Leaving your WRS-participating employer doesn’t mean your retirement assets must leave WRS. Withdrawing retirement assets when you change employers may hurt your future retirement security. Whether you have a pension account and a 457 account or just one or the other, your options when leaving service are:
- Leave your money in your existing WRS Plans
- Roll your money to an eligible plan, whether an IRA or a new employer plan
- Take a refund or distribution of your money
- Begin drawing a pension benefit if you are retirement eligible
You are not required to make an immediate decision regarding your retirement assets with WRS.
Leave Your Money on Deposit: In most WRS pension plans, you may leave your money on deposit if your balance is at least $1,000. If you return to work for a participating employer in the same plan, in most cases you will resume earning service credit. No action is required to leave your money on deposit. If you are vested, you can apply for a lifetime monthly retirement benefit once you reach the retirement eligibility age for your plan.
In most WRS pension plans, your account balance will earn interest at a rate set by the WRS Board, which is 3% as of 2017. While this will not increase your benefit at retirement age, it allows you to defer making a decision regarding your account while your account balance grows at a modest interest rate. In some WRS pension plans, your account balance is doubled in a lump-sum payout to your beneficiary if you die before retirement.
Review your pension plan handbook for complete details for your plan. Some WRS pension plans do not accrue interest for some or all inactive members. Some plans do not allow members to resume earning service credit if they return to the plan after leaving. Members of the Public Employee Plan Tier I, who leave before vesting will be in Tier II if they return to service in the Public Employee Plan.
Apply for Retirement: If you are a vested, retirement eligible member at the time you leave employment, you can apply for your retirement benefit. If you are an inactive member who becomes retirement eligible and does not intend to return to work for a WRS-participating employer, consider applying for your retirement benefit as soon as you are eligible. Your lifetime retirement benefit will not grow beyond what you earned when you were working for a WRS-participating employer.
Rollover: Although consolidation of retirement assets to a qualified retirement plan may be convenient, if you are vested and elect a rollover, you are giving up a lifetime monthly pension benefit when you reach retirement age. Take into consideration any fees, investment quality and fiduciary responsibility of the potential new plan to which you are considering rolling your money. It may be an advantage to keep retirement assets in an employer plan, as employer plans typically have a lower fee environment than the retail sector, such as IRAs. You can roll your pension account to your WRS 457 account. However, you must have a balance of $200 for a rollover request.
If you are eligible for and elect a rollover, you will receive only the employee contributions in your account (including any employer "pick-up" of employee contributions), plus accrued interest. The amount does not include any employer contributions.
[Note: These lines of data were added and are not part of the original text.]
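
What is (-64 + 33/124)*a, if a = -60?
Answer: 118545/31 ≈ 3824.0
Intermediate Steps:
(-64 + 33/124)*a = (-64 + 33/124)*(-60) = -7903/124*(-60) = 118545/31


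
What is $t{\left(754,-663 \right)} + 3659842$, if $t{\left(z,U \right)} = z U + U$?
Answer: $3159277$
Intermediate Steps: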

Refund: A refund decision should be made carefully, as it is usually very difficult to recover the lost retirement security. If vested, you are giving up a lifetime monthly pension benefit. A refund is irreversible. If you return to a WRS participating employer, you will start over. In some WRS pension plans, you may be eligible to redeposit previously refunded money, but it will cost you more than what you withdrew.
If you have a total of 48 or more months of contributions in the Wyoming Retirement System (WRS), you must obtain an official benefit estimate from WRS before you may take a refund on your account. Please contact WRS to obtain the forms required.
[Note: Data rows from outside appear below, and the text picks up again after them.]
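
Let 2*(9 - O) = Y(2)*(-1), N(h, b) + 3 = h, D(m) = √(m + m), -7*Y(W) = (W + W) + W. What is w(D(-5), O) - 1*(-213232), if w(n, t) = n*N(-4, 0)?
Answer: 213232 - 7*I*√10 ≈ 2.1323e+5 - 22.136*I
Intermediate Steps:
Y(W) = -3*W/7 (Y(W) = -((W + W) + W)/7 = -(2*W + W)/7 = -3*W/7)
D(m) = √2*√m (D(m) = √(2*m) = √2*√m)
N(h, b) = -3 + h
O = 60/7 (O = 9 - (-3/7*2)*(-1)/2 = 9 - (-3)*(-1)/7 = 9 - ½*6/7 = 9 - 3/7 = 60/7 ≈ 8.5714)
w(n, t) = -7*n (w(n, t) = n*(-3 - 4) = n*(-7) = -7*n)
w(D(-5), O) - 1*(-213232) = -7*√2*√(-5) - 1*(-213232) = -7*√2*I*√5 + 213232 = -7*I*√10 + 213232 = 213232 - 7*I*√10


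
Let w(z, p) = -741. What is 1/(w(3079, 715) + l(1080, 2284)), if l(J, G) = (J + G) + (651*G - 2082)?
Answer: 1/1487425 ≈ 6.7230e-7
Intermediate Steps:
l(J, G) = -2082 + J + 652*G (l(J, G) = (G + J) + (-2082 + 651*G) = -2082 + J + 652*G)
1/(w(3079, 715) + l(1080, 2284)) = 1/(-741 + (-2082 + 1080 + 652*2284)) = 1/(-741 + (-2082 + 1080 + 1489168)) = 1/(-741 + 1488166) = 1/1487425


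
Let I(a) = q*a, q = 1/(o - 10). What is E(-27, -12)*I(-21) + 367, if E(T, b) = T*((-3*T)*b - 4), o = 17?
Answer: -78689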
Refunds are reported as taxable income in the calendar year the money is paid and will add to your taxable income for the year. The additional income could potentially move all of your taxable income to a higher tax rate. In addition to ordinary income tax, in most cases a member under the age of 59 ½ will incur an additional 10 percent tax on the taxable amount withdrawn. WRS is required to withhold 20 percent of a refund for federal tax withholding.
If you are eligible for and elect a refund, you will receive only the employee contributions in your account (including any employer "pick-up" of employee contributions), plus accrued interest. The amount refunded to you does not include any employer contributions.
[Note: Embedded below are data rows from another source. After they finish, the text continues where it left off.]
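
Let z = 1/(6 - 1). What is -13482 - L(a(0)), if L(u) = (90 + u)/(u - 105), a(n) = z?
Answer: -7064117/524 ≈ -13481.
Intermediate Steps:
z = ⅕ (z = 1/5 = ⅕ ≈ 0.20000)
a(n) = ⅕
L(u) = (90 + u)/(-105 + u)
-13482 - L(a(0)) = -13482 - (90 + ⅕)/(-105 + ⅕) = -13482 - 451/((-524/5)*5) = -13482 - (-5)*451/(524*5) = -13482 - 1*(-451/524) = -13482 + 451/524 = -7064117/524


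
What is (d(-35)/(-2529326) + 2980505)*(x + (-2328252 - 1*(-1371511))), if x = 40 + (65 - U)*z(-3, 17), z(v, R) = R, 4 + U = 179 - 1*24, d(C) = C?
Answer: -7223273503511785395/2529326 ≈ -2.8558e+12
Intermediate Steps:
U = 151 (U = -4 + (179 - 1*24) = -4 + (179 - 24) = -4 + 155 = 151)
x = -1422 (x = 40 + (65 - 1*151)*17 = 40 + (65 - 151)*17 = 40 - 86*17 = 40 - 1462 = -1422)
(d(-35)/(-2529326) + 2980505)*(x + (-2328252 - 1*(-1371511))) = (-35/(-2529326) + 2980505)*(-1422 + (-2328252 - 1*(-1371511))) = (-35*(-1/2529326) + 2980505)*(-1422 + (-2328252 + 1371511)) = (35/2529326 + 2980505)*(-1422 - 956741) = (7538668789665/2529326)*(-958163) = -7223273503511785395/2529326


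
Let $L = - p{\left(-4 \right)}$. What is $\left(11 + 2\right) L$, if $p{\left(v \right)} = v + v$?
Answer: $104$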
Members of Public Employee Plan Tier I who take a refund or rollover will be in Tier II if they return to work. Any redeposit they make will apply to their Tier II benefit and will not reinstate their Tier I status.
If you leave employment with your WRS-participating employer, consider the benefits of leaving your money in your WRS 457 Deferred Compensation account:
- You continue to direct how your assets are invested, and you can roll other eligible plans into the WRS 457 Plan.
- The WRS Board administers the Plan with a commitment to providing low fees and best-in-class investment options.
- You have a Stable Value fund, available only in employer retirement plans, geared toward capital preservation and the potential for higher returns than money market funds.
- Pre-tax balances can be converted to post-tax (Roth) balances at any time.
- You can take partial distributions or set up revocable periodic payments of qualified balances at any time, providing you do not return to work with the employer with whom you contributed.
- You can delay taking taxable distributions from pretax balances until the year in which you reach 70 1/2 years of age.